Prisoners in Illinois can face decades of medical neglect, as in the case of Johnnie Flournoy, a 74-year-old prisoner locked up at the Pinckneyville Correction Center around five hours south of Chicago. Imprisoned since the early 1990s, Flournoy was diagnosed with glaucoma in 2002. But, according to reporting by the Chicago Sun-Times, he spent years getting shuffled from one state prison to the next—and during all that time, he never received the cheap prescription eye drops that would have allowed him to manage the condition.

Instead, when Flournoy finally received treatment following multiple grievances and winning two settlements, he had to undergo five surgeries. He’s now lost all vision in his left eye and struggles to see from his right, and he still isn’t able to access the eye drops, which are available through insurance for as little as $10. “They let me go blind,” he told the Chicago Sun-Times, “and they still ain’t doing nothing.”

Flournoy’s story is a common one in the drastically understaffed facilities that make up the Illinois prison system. Since 2019, the state Department of Corrections (DOC) has been under a consent decree to improve health care. And yet, years of reports from an independent court-appointed monitor indicate that the DOC is failing to provide adequate medical and dental care to prisoners, seven years after the agreement was first signed.

Monitor’s Report

In its latest report, filed in January 2026, the monitor highlighted a litany of disturbing deficiencies.

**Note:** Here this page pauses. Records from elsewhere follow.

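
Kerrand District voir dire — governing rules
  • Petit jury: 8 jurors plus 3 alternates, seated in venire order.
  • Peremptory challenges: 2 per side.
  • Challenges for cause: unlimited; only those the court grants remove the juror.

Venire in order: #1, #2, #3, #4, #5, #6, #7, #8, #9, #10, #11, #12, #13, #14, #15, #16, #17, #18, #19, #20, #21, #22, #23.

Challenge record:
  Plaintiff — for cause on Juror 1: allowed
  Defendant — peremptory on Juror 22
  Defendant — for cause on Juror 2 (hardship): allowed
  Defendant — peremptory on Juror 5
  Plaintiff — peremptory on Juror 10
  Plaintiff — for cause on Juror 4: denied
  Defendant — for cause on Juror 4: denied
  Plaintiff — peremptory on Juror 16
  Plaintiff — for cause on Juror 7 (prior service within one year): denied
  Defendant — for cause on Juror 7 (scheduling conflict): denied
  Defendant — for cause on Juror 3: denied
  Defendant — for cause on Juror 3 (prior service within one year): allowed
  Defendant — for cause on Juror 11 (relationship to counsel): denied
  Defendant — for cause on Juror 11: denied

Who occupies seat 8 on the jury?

Removed: #1, #2, #3, #5, #10, #16, #22. (#4, #7, #11 stay — for-cause denied.)
Filling seats in venire order through position 8: #4, #6, #7, #8, #9, #11, #12, #13.
So seat 8 is #13.

13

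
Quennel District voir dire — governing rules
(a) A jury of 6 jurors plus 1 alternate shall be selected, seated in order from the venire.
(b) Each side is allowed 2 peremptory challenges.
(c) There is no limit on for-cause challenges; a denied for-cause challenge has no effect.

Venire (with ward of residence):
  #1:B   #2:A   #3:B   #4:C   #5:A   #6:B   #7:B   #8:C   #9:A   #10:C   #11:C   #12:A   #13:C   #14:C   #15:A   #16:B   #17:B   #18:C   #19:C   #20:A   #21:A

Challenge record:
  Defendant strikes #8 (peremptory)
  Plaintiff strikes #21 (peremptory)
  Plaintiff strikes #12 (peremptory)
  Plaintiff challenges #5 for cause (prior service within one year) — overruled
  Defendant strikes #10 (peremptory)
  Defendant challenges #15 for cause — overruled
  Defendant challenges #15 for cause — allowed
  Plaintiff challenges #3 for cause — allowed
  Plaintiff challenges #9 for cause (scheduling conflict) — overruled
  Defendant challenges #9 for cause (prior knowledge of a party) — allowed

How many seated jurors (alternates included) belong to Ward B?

Removed: #3, #8, #9, #10, #12, #15, #21.
Seated (7 incl. alternates): #1, #2, #4, #5, #6, #7, #11.
Of those, in Ward B: #1, #6, #7 → 3.

3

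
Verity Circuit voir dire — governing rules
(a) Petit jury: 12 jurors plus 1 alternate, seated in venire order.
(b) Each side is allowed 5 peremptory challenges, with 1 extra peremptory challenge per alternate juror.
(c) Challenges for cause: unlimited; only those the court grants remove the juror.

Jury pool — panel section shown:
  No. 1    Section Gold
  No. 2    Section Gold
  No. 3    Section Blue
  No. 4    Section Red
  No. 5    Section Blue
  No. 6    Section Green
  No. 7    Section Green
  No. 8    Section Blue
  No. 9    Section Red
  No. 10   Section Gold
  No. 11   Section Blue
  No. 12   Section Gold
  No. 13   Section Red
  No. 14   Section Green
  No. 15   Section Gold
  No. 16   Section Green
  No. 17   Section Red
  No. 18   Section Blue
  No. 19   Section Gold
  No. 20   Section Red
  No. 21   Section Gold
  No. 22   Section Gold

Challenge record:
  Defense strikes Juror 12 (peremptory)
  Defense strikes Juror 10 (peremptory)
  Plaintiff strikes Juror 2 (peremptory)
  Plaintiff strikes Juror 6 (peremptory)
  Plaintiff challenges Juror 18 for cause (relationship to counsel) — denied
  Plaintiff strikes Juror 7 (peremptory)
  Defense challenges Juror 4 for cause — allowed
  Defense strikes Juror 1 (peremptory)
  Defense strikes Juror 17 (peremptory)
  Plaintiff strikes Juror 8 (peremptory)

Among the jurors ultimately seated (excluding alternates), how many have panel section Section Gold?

Removed: #1, #2, #4, #6, #7, #8, #10, #12, #17.
Seated jurors 1–12: #3, #5, #9, #11, #13, #14, #15, #16, #18, #19, #20, #21 (alternates #22 not counted).
Of those, in Section Gold: #15, #19, #21 → 3.

3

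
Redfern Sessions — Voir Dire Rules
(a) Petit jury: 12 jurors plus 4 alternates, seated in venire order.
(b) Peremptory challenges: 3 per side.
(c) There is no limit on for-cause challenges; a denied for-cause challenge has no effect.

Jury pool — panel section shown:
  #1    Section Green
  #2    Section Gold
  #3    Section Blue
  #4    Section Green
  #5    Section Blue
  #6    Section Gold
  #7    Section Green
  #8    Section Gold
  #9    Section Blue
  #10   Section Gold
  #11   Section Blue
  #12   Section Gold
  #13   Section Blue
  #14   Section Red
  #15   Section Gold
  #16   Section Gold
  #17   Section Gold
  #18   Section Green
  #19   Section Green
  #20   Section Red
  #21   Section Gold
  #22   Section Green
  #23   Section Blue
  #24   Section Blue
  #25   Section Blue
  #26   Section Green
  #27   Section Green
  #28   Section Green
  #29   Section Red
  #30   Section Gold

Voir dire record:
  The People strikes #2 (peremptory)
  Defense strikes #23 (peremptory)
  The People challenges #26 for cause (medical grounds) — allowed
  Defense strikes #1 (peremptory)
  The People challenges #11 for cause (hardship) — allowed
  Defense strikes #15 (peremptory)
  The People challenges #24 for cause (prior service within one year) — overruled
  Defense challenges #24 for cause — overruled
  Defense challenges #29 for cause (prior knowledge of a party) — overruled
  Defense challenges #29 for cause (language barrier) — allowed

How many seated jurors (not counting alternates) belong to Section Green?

2

Removed: #1, #2, #11, #15, #23, #26, #29.
Seated jurors 1–12: #3, #4, #5, #6, #7, #8, #9, #10, #12, #13, #14, #16 (alternates #17, #18, #19, #20 not counted).
Of those, in Section Green: #4, #7 → 2.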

Most glaringly, the report found that the DOC only employs 16 full-time physicians across 29 facilities that cage 30,000 people. Although the DOC receives funding for 33 full-time physicians, staffing levels remain “dangerously low” in large part because turn-over rates are alarmingly high. Since 2021, for example, 49 physicians have resigned from the DOC and around 60% of nursing positions are currently vacant.

Beyond failing to hire and retain medical staff, the DOC does not have a system for tracking filed and vacant positions. Nor did the agency provide performance reviews or disciplinary records to the monitor. This disorganization extends to patient records, which are kept on paper and not digitized—an issue that contributes to medical neglect. All of the above factors likely played a role in the demise of three prisoners who died from asthma in DOC care since 2024, each of which were deemed preventable deaths by the monitor.

The Consent Decree

The DOC’s consent decree stems from a lawsuit, and subsequent settlement, filed against the agency by the ACLU of Illinois on behalf of Don Lippert. Lippert, incarcerated at Stateville Correctional Center in 2010, alleged he was denied insulin shots and, as a result, went into diabetic shock. The suit was later expanded into a class action that included all DOC prisoners in need of significant medical and dental treatment. [See: PLN, Jan. 2023, p.12].

With the consent decree signed, the DOC pledged to initiate a large-scale overhaul of its healthcare system. These promised reforms included: hiring more staff, creating a medical record system, and improving infrastructure, among other provisions. But outside of the DOC improving its written policies, the changes largely remain on paper, as the recent monitor report revealed.

Healthcare Profiteers

Another roadblock in the way of improving conditions is the DOC’s contracts with private healthcare companies, which employ more than half of its medical staff. Until last summer, Illinois primarily contracted with Wexford Health Sources, a profiteer that has a long track record of poor care and preventable deaths [See: PLN, Jul. 2024, p. 40; see also: PLN, Feb. 2025, p. 1.] The state soon replaced Wexford with Centurion, another profiteer with a similar history and operating procedure [See: PLN, Jan. 2024, p.1.]

As reporting from the Chicago Sun-Times revealed in 2025, Illinois prisoners say that not much has changed under Centurion. They are still being ignored, denied care, and like Flournoy, forced to hold out as their complaints go unheard and their conditions worsen.